On Tuesday, Heather Frenette, who with her husband, Peter, owns Sun Valley, testified that their bills are legitimate. Things like charging Marie $75 an hour for services provided by an employee who now is Sun Valley's receptionist.

Things like charging Marie $13 when Sun Valley's care manager had to call to remind Sun Valley caregivers of a doctor's appointment. And charging Marie $62 to discuss among themselves a grease fire caused by one of their own employees.

Things like Charging Marie $88--plus $18.69 for mileage--to pick up hearing-aid batteries, and $19 to reply to Marie's attorney about her request for new shoes.

Things like charging Marie $17 when a caregiver didn't show up, requiring a call to the care manager. And $25.50, in part to discuss a caregiver who locked herself out of Marie's house, and $32.50 to go to the bank to get Marie cash.

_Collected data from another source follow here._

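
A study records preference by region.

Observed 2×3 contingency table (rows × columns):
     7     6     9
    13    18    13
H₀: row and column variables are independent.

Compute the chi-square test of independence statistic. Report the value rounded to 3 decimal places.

Row totals [22, 44], col totals [20, 24, 22], n=66
χ² = (7−6.67)²/6.67 + (6−8.00)²/8.00 + (9−7.33)²/7.33 + (13−13.33)²/13.33 + (18−16.00)²/16.00 + (13−14.67)²/14.67 = 1.3432
df = 2

test statistic = 1.343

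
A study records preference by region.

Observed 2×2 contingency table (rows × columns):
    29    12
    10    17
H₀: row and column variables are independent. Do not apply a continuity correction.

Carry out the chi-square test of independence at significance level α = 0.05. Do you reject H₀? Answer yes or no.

reject H₀: yes

Row totals [41, 27], col totals [39, 29], n=68
χ² = (29−23.51)²/23.51 + (12−17.49)²/17.49 + (10−15.49)²/15.49 + (17−11.51)²/11.51 = 7.5564
df = 1
p-value (upper-tail) = 0.00598
At α=0.05: p < α → reject H₀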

Things like charging Marie $19.50 to look up directions to restaurants. Frenette testified Tuesday that Marie and the caregiver were already in the car and headed to a different restaurant when Marie changed her mind about where she wanted to eat, necessitating the call for directions--and the $19.50 charge.

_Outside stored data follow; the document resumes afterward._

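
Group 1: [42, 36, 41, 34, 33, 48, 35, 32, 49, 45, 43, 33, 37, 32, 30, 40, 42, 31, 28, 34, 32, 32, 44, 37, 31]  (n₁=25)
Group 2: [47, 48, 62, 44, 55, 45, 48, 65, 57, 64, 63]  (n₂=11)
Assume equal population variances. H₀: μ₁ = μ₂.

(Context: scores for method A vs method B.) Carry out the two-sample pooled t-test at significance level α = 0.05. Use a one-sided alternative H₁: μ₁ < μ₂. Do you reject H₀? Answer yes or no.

x̄₁=36.840, s₁=5.935, n₁=25
x̄₂=54.364, s₂=8.225, n₂=11
s_p² = [24·5.935² + 10·8.225²]/34 = 44.7619
SE = √(s_p²·(1/25+1/11)) = 2.4207
t = (36.840−54.364)/2.4207 = -7.2391
df = 34
p-value (one-sided, H₁ less) = 0.00000
At α=0.05: p < α → reject H₀

reject H₀: yes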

"Everything we do for the benefit of the client is charged to the client," Frenette said.

Plenty of questions remain about this case, chief among them how Sun Valley can serve as the guardian that determines the care needed and then profit by providing that care.

Frenette testified that Sun Valley never sought court approval to do both but that everyone knew that Sun Valley was also supplying caregivers under the name Arizona Care Management.

Ellis ruled Tuesday that it's not a conflict.

Presiding Probate Judge Karen O'Connor didn't return a call to explain how that squares with a Supreme Court rule that bars fiduciaries from "self dealing or the appearance of a conflict of interest." If such services aren't available elsewhere, the rule allows a guardian to provide them but only after getting court approval.

O'Connor's spokeswoman, Jessica Funkhouser, said in an e-mail that O'Connor couldn't comment on a pending case but that the Supreme Court employs auditors to check compliance with the rules governing fiduciaries.

Also up in the air is who can investigate whether there has been a breach of fiduciary duty and thus money should be returned to Marie. Marie's attorney filed such a suit, but Ellis tossed it, ruling he lacks the aurthority to do so. Marie's guardian ad litem, Brian Theut, has the authority to do so but hasn't done so. Instead, he has asked Ellis to instead appoint the county's public fiduciary to look into it.

Meanwhile, Marie's trustee has resigned and Sun Valley has served notice that it wants out. And the widow once worth a million dollars?

Well, she's broke now, and for the rest of her life, her care will be paid for by . . .

You.

End of article. Isn't that a scary situation? Reminds me too much of the way taxpayer money can be misused by bureaus and bureaucrats and their ilk.